1.2 phoenix.log.sample.rate
参数说明:
表示在开启Phoenix日志的时候,其中日志的采集频率是多少。
可选参数:
此值是介于(0,1】之间的一个小数,代表了百分比。
1.3 使用案例如下图所示
2. 使用phoenix的自带客户端的方式。(修改hbase-site.xml)文件,添加上述两个属性。具体如下所示
<property>
<name>phoenix.log.level</name>
<value>DEBUG</value>
</property>
<property>
<name>phoenix.log.sample.rate</name>
<value>1.0</value>
</property>
开启日志后可能存在的问题
1.日志量的暴涨
1.1 通过阿里云日志排查每天查询Phoenix的SQL语句大概有450万左右
2.对生产线性能影响
2.1 每天这么大的日志写入量会不会对phoneix的查询性能,HBASE写入性能造成影响
3.日志如何删除
每天450万的日志量,1个月下来差不多1.4亿记录,面对这么大的日志量,如何清除系统访问日志。
日志表涉及的关键JAVA类
查询SQL日志记录类【org.apache.phoenix.log.QueryLogger.java】
查询日志类型枚举类【org.apache.phoenix.log.LogLevel.java】
查询日志基础字段类【org.apache.phoenix.log.QueryLogInfo.java】
监控SQL日志字段信息类【org.apache.phoenix.log.MetricType.java】
探寻日志表内幕
带着以上3个问题,针对日志表进行源码探查
1. 日志表结构(phoenix源码类 org.apache.phoenix.query.QueryConstants.java)

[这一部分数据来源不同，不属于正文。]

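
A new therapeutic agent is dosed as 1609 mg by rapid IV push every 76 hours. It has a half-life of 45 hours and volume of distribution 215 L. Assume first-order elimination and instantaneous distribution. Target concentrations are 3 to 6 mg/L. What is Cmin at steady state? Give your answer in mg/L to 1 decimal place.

k = ln2/t½ = ln2/45 ≈ 0.015403 h⁻¹; fraction remaining f = e^(−kτ) = e^(−0.015403×76) ≈ 0.3102.
At steady state, accumulation factor R = 1/(1 − e^(−kτ)) ≈ 1.4497.
Single-dose peak C₀ = D/Vd = 1609/215 ≈ 7.484 mg/L.
Steady-state peak Cmax,ss = C₀·R ≈ 7.484 × 1.4497 ≈ 10.850 mg/L.
One interval later, Cmin,ss = Cmax,ss·e^(−kτ) ≈ 10.850 × 0.3102 ≈ 3.366 mg/L.
Trough 3.4 mg/L vs MEC 3 mg/L: adequate.

3.4 mg/L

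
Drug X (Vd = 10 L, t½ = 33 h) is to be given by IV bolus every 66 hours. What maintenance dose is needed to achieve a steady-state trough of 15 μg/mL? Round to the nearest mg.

450 mg

τ/t½ = 66/33 ≈ 2, so f = (1/2)^(66/33) ≈ 0.250000.
Cmin,ss = (D/Vd)·f/(1−f), so D = Cmin,ss·Vd·(1−f)/f.
D = 15 × 10 × (1−f)/f ≈ 15 × 10 × 3.00000 ≈ 450.00 mg.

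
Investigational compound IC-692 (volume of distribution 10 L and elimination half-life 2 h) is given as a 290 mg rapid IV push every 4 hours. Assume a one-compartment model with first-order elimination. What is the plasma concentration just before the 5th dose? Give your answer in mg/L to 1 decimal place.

9.6 mg/L

f = (1/2)^(τ/t½) = (1/2)^(4/2) ≈ 0.2500.
C₀ = D/Vd = 290/10 ≈ 29.000 mg/L.
Before the 5th dose, 4 doses have been given. Superposition: Cmin = C₀·(f + f² + … + f^4).
≈ 29.000 × (0.2500 + 0.0625 + 0.0156 + 0.0039) ≈ 29.000 × 0.3320 ≈ 9.628 mg/L.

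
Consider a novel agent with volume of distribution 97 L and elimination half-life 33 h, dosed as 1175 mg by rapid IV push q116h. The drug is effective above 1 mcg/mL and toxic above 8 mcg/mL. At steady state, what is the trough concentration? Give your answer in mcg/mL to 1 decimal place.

1.2 mcg/mL

τ/t½ = 116/33 ≈ 3.5152, so fraction remaining f = (1/2)^(116/33) ≈ 0.0875.
Each bolus raises the concentration by D/Vd = 1175/97 ≈ 12.113 mcg/mL.
Steady-state trough Cmin,ss = C₀·f/(1−f) ≈ 12.113 × 0.0875/0.9125 ≈ 1.162 mcg/mL.
Trough 1.2 mcg/mL vs MEC 1 mcg/mL: adequate.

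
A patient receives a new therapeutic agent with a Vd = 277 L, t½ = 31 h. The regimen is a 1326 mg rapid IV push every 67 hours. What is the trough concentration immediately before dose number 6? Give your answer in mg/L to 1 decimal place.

f = (1/2)^(τ/t½) = (1/2)^(67/31) ≈ 0.2236.
C₀ = D/Vd = 1326/277 ≈ 4.787 mg/L.
Before the 6th dose, 5 doses have been given. Superposition: Cmin = C₀·(f + f² + … + f^5).
≈ 4.787 × (0.2236 + 0.0500 + 0.0112 + 0.0025 + 0.0006) ≈ 4.787 × 0.2879 ≈ 1.378 mg/L.

1.4 mg/L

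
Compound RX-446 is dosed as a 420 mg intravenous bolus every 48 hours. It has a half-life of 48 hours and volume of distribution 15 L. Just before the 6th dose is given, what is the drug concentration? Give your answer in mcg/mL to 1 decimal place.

27.1 mcg/mL

f = (1/2)^(τ/t½) = (1/2)^(48/48) ≈ 0.5000.
C₀ = D/Vd = 420/15 ≈ 28.000 mcg/mL.
Before the 6th dose, 5 doses have been given. Superposition: Cmin = C₀·(f + f² + … + f^5).
≈ 28.000 × (0.5000 + 0.2500 + 0.1250 + 0.0625 + 0.0313) ≈ 28.000 × 0.9688 ≈ 27.126 mcg/mL.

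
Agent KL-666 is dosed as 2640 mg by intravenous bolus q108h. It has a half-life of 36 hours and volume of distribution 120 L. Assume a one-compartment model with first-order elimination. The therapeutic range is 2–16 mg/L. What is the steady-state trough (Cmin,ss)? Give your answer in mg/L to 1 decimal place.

The dosing interval is 3 half-lives, so f = 2^(−3) = 0.125.
At steady state, R = 1/(1 − 0.125) = 8/7.
Single-dose peak C₀ = D/Vd = 2640/120 = 22 mg/L.
Steady-state peak Cmax,ss = C₀·R = 22 × 8/7 ≈ 25.143 mg/L.
Steady-state trough Cmin,ss = Cmax,ss·f ≈ 25.143 × 0.125 ≈ 3.143 mg/L.
Trough 3.1 mg/L vs MEC 2 mg/L: adequate.

3.1 mg/L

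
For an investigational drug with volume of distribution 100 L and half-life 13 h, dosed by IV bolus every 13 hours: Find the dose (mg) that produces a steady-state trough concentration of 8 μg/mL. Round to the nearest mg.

800 mg

τ/t½ = 13/13 ≈ 1, so f = (1/2)^(13/13) ≈ 0.500000.
Cmin,ss = (D/Vd)·f/(1−f), so D = Cmin,ss·Vd·(1−f)/f.
D = 8 × 100 × (1−f)/f ≈ 8 × 100 × 1.00000 ≈ 800.00 mg.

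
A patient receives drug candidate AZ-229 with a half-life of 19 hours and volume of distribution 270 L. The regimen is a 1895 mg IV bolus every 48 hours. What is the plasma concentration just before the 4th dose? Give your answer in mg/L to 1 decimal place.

f = (1/2)^(τ/t½) = (1/2)^(48/19) ≈ 0.1736.
C₀ = D/Vd = 1895/270 ≈ 7.019 mg/L.
Before the 4th dose, 3 doses have been given. Superposition: Cmin = C₀·(f + f² + … + f^3).
≈ 7.019 × (0.1736 + 0.0301 + 0.0052) ≈ 7.019 × 0.2089 ≈ 1.466 mg/L.

1.5 mg/L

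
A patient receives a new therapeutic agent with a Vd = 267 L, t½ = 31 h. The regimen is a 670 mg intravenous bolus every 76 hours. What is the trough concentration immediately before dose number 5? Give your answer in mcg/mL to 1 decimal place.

0.6 mcg/mL

f = (1/2)^(τ/t½) = (1/2)^(76/31) ≈ 0.1828.
C₀ = D/Vd = 670/267 ≈ 2.509 mcg/mL.
Before the 5th dose, 4 doses have been given. Superposition: Cmin = C₀·(f + f² + … + f^4).
≈ 2.509 × (0.1828 + 0.0334 + 0.0061 + 0.0011) ≈ 2.509 × 0.2234 ≈ 0.561 mcg/mL.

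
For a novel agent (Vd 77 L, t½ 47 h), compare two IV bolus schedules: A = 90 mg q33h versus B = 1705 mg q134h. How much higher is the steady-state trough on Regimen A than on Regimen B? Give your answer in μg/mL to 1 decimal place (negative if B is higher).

-1.7 μg/mL

Regimen A: f = (1/2)^(33/47) ≈ 0.6147; Cmin,ss = (90/77)·f/(1−f) ≈ 1.865 μg/mL.
Regimen B: f = (1/2)^(134/47) ≈ 0.1386; Cmin,ss = (1705/77)·f/(1−f) ≈ 3.563 μg/mL.
Difference ≈ 1.865 − 3.563 ≈ -1.698 μg/mL.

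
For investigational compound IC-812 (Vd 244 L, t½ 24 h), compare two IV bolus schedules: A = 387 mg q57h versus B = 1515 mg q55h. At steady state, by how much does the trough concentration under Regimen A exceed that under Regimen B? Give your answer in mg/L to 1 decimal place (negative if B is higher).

-1.2 mg/L

Regimen A: f = (1/2)^(57/24) ≈ 0.1928; Cmin,ss = (387/244)·f/(1−f) ≈ 0.379 mg/L.
Regimen B: f = (1/2)^(55/24) ≈ 0.2042; Cmin,ss = (1515/244)·f/(1−f) ≈ 1.593 mg/L.
Difference ≈ 0.379 − 1.593 ≈ -1.214 mg/L.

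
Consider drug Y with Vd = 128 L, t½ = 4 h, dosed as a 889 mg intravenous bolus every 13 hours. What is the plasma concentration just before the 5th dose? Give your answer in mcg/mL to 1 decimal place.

f = (1/2)^(τ/t½) = (1/2)^(13/4) ≈ 0.1051.
C₀ = D/Vd = 889/128 ≈ 6.945 mcg/mL.
Before the 5th dose, 4 doses have been given. Superposition: Cmin = C₀·(f + f² + … + f^4).
≈ 6.945 × (0.1051 + 0.0110 + 0.0012 + 0.0001) ≈ 6.945 × 0.1174 ≈ 0.815 mcg/mL.

0.8 mcg/mL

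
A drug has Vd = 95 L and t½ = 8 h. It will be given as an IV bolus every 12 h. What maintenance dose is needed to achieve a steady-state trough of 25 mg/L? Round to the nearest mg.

τ/t½ = 12/8 ≈ 1.5, so f = (1/2)^(12/8) ≈ 0.353553.
Cmin,ss = (D/Vd)·f/(1−f), so D = Cmin,ss·Vd·(1−f)/f.
D = 25 × 95 × (1−f)/f ≈ 25 × 95 × 1.82843 ≈ 4342.52 mg.

4343 mg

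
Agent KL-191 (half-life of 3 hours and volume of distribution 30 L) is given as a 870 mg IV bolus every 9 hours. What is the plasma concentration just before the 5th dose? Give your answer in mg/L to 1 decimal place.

4.1 mg/L

f = (1/2)^(τ/t½) = (1/2)^(9/3) ≈ 0.1250.
C₀ = D/Vd = 870/30 ≈ 29.000 mg/L.
Before the 5th dose, 4 doses have been given. Superposition: Cmin = C₀·(f + f² + … + f^4).
≈ 29.000 × (0.1250 + 0.0156 + 0.0020 + 0.0002) ≈ 29.000 × 0.1428 ≈ 4.141 mg/L.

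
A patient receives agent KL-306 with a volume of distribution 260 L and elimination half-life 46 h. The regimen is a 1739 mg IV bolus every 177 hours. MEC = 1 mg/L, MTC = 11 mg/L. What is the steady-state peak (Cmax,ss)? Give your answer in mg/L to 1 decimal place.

k = ln2/t½ = ln2/46 ≈ 0.015068 h⁻¹; fraction remaining f = e^(−kτ) = e^(−0.015068×177) ≈ 0.0695.
Accumulation ratio R = 1/(1 − f) ≈ 1/0.9305 ≈ 1.0747.
Single-dose peak C₀ = D/Vd = 1739/260 ≈ 6.688 mg/L.
Cmax,ss = C₀/(1 − f) ≈ 6.688/0.9305 ≈ 7.188 mg/L.
Peak 7.2 mg/L vs MTC 11 mg/L: below toxic threshold.

7.2 mg/L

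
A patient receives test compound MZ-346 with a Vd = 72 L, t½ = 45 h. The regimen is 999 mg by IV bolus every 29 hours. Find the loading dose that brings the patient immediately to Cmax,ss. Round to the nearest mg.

f = (1/2)^(29/45) ≈ 0.639739; accumulation ratio R = 1/(1−f) ≈ 2.77577.
Loading dose to hit Cmax,ss on first dose: D_load = D_maint·R ≈ 999 × 2.77577 ≈ 2772.99 mg.

2773 mg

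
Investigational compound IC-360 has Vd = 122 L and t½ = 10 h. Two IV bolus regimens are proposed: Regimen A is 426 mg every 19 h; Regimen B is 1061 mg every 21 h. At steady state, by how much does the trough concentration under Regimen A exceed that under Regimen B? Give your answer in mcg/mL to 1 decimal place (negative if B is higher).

Regimen A: f = (1/2)^(19/10) ≈ 0.2679; Cmin,ss = (426/122)·f/(1−f) ≈ 1.278 mcg/mL.
Regimen B: f = (1/2)^(21/10) ≈ 0.2333; Cmin,ss = (1061/122)·f/(1−f) ≈ 2.646 mcg/mL.
Difference ≈ 1.278 − 2.646 ≈ -1.368 mcg/mL.

-1.4 mcg/mL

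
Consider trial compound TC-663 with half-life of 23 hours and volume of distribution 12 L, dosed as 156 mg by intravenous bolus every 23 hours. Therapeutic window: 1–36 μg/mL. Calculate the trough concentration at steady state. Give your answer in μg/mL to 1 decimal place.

13.0 μg/mL

The dosing interval is 1 half-life, so f = 2^(−1) = 0.5.
Accumulation ratio R = 1/(1 − f) = 1/0.5 = 2/1.
Single-dose peak C₀ = D/Vd = 156/12 = 13 μg/mL.
Steady-state peak Cmax,ss = C₀·R = 13 × 2/1 ≈ 26.000 μg/mL.
Steady-state trough Cmin,ss = Cmax,ss·f ≈ 26.000 × 0.5 ≈ 13.000 μg/mL.
Trough 13.0 μg/mL vs MEC 1 μg/mL: adequate.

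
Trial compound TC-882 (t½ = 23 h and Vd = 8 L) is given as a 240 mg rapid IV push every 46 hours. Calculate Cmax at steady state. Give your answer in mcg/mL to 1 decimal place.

40.0 mcg/mL

The dosing interval is 2 half-lives, so f = 2^(−2) = 0.25.
Accumulation ratio R = 1/(1 − f) = 1/0.75 = 4/3.
Single-dose peak C₀ = D/Vd = 240/8 = 30 mcg/mL.
Steady-state peak Cmax,ss = C₀·R = 30 × 4/3 ≈ 40.000 mcg/mL.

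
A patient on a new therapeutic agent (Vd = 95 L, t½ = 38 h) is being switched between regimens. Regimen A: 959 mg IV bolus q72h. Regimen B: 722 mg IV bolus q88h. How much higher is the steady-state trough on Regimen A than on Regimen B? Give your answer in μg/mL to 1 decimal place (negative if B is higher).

Regimen A: f = (1/2)^(72/38) ≈ 0.2689; Cmin,ss = (959/95)·f/(1−f) ≈ 3.713 μg/mL.
Regimen B: f = (1/2)^(88/38) ≈ 0.2009; Cmin,ss = (722/95)·f/(1−f) ≈ 1.911 μg/mL.
Difference ≈ 3.713 − 1.911 ≈ 1.802 μg/mL.

1.8 μg/mL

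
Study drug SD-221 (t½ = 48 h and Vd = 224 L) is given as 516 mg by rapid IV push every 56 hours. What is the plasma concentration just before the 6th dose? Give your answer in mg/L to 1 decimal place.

f = (1/2)^(τ/t½) = (1/2)^(56/48) ≈ 0.4454.
C₀ = D/Vd = 516/224 ≈ 2.304 mg/L.
Before the 6th dose, 5 doses have been given. Superposition: Cmin = C₀·(f + f² + … + f^5).
≈ 2.304 × (0.4454 + 0.1984 + 0.0884 + 0.0394 + 0.0175) ≈ 2.304 × 0.7891 ≈ 1.818 mg/L.

1.8 mg/L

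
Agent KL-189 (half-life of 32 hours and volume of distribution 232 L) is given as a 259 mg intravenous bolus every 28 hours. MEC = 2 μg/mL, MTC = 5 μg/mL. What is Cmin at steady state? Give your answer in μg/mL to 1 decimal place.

1.3 μg/mL

τ/t½ = 28/32 ≈ 0.875, so fraction remaining f = (1/2)^(28/32) ≈ 0.5453.
Each bolus raises the concentration by D/Vd = 259/232 ≈ 1.116 μg/mL.
Steady-state trough Cmin,ss = C₀·f/(1−f) ≈ 1.116 × 0.5453/0.4547 ≈ 1.338 μg/mL.
Trough 1.3 μg/mL vs MEC 2 μg/mL: subtherapeutic.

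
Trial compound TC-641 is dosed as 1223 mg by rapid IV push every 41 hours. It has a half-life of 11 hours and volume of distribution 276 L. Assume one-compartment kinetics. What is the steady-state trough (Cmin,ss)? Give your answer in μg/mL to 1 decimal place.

Over one 41-h interval, 41/11 ≈ 3.7273 half-lives elapse, leaving f ≈ 0.0755 of each dose.
Single-dose peak C₀ = D/Vd = 1223/276 ≈ 4.431 μg/mL.
Steady-state trough Cmin,ss = C₀·f/(1−f) ≈ 4.431 × 0.0755/0.9245 ≈ 0.362 μg/mL.

0.4 μg/mL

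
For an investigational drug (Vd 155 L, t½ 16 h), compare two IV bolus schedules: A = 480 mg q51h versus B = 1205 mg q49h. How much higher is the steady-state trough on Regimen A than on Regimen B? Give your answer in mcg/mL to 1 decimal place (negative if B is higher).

-0.7 mcg/mL

Regimen A: f = (1/2)^(51/16) ≈ 0.1098; Cmin,ss = (480/155)·f/(1−f) ≈ 0.382 mcg/mL.
Regimen B: f = (1/2)^(49/16) ≈ 0.1197; Cmin,ss = (1205/155)·f/(1−f) ≈ 1.057 mcg/mL.
Difference ≈ 0.382 − 1.057 ≈ -0.675 mcg/mL.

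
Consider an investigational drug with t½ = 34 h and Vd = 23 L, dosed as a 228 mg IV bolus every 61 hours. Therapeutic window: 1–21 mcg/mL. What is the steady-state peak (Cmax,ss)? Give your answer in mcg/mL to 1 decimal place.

τ/t½ = 61/34 ≈ 1.7941, so fraction remaining f = (1/2)^(61/34) ≈ 0.2883.
Accumulation ratio R = 1/(1 − f) ≈ 1/0.7117 ≈ 1.4051.
Single-dose peak C₀ = D/Vd = 228/23 ≈ 9.913 mcg/mL.
Steady-state peak Cmax,ss = C₀·R ≈ 9.913 × 1.4051 ≈ 13.929 mcg/mL.
Peak 13.9 mcg/mL vs MTC 21 mcg/mL: below toxic threshold.

13.9 mcg/mL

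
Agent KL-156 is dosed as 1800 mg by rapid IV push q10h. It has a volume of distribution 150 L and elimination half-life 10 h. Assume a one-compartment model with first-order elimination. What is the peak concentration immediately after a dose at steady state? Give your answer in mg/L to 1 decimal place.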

2. phoenix日志表SYSTEM.LOG字段如下
2. phoenix日志表SYSTEM.LOG字段说明如下
字段名称 日志级别 字段用途
START_TIME INFO
TABLE_NAME INFO
QUERY_ID INFO
TENANT_ID INFO
USER INFO
CLIENT_IP INFO
QUERY INFO
EXPLAIN_PLAN DEBUG
NO_OF_RESULTS_ITERATED
QUERY_STATUS INFO
EXCEPTION_TRACE TRACE
GLOBAL_SCAN_DETAILS DEBUG
BIND_PARAMETERS DEBUG
SCAN_METRICS_JSON TRACE
QUERY_TIMEOUT_COUNTER DEBUG Number of times query timed out
QUERY_FAILED_COUNTER DEBUG Number of times query failed
NUM_PARALLEL_SCANS DEBUG Number of scans that were executed in parallel
SCAN_BYTES OFF Number of bytes read by scans
SELECT_SQL_COUNTER OFF Counter for number of sql queries
TASK_QUEUE_WAIT_TIME DEBUG Time in milliseconds tasks had to wait in the queue of the thread pool executor
TASK_END_TO_END_TIME DEBUG Time in milliseconds spent by tasks from creation to completion
TASK_EXECUTION_TIME DEBUG Time in milliseconds tasks took to execute
TASK_EXECUTED_COUNTER DEBUG Counter for number of tasks submitted to the thread pool executor
TASK_REJECTED_COUNTER DEBUG Counter for number of tasks that were rejected by the thread pool executor
SPOOL_FILE_SIZE DEBUG Size of spool files created in bytes
SPOOL_FILE_COUNTER DEBUG Number of spool files created
MEMORY_CHUNK_BYTES DEBUG Number of bytes allocated by the memory manager
MEMORY_WAIT_TIME DEBUG Number of milliseconds threads needed to wait for memory to be allocated through memory manager
CACHE_REFRESH_SPLITS_COUNTER DEBUG Number of times cache was refreshed because of splits
WALL_CLOCK_TIME_MS INFO Wall clock time elapsed for the overall query execution
RESULT_SET_TIME_MS INFO Wall clock time elapsed for reading all records using resultSet.next()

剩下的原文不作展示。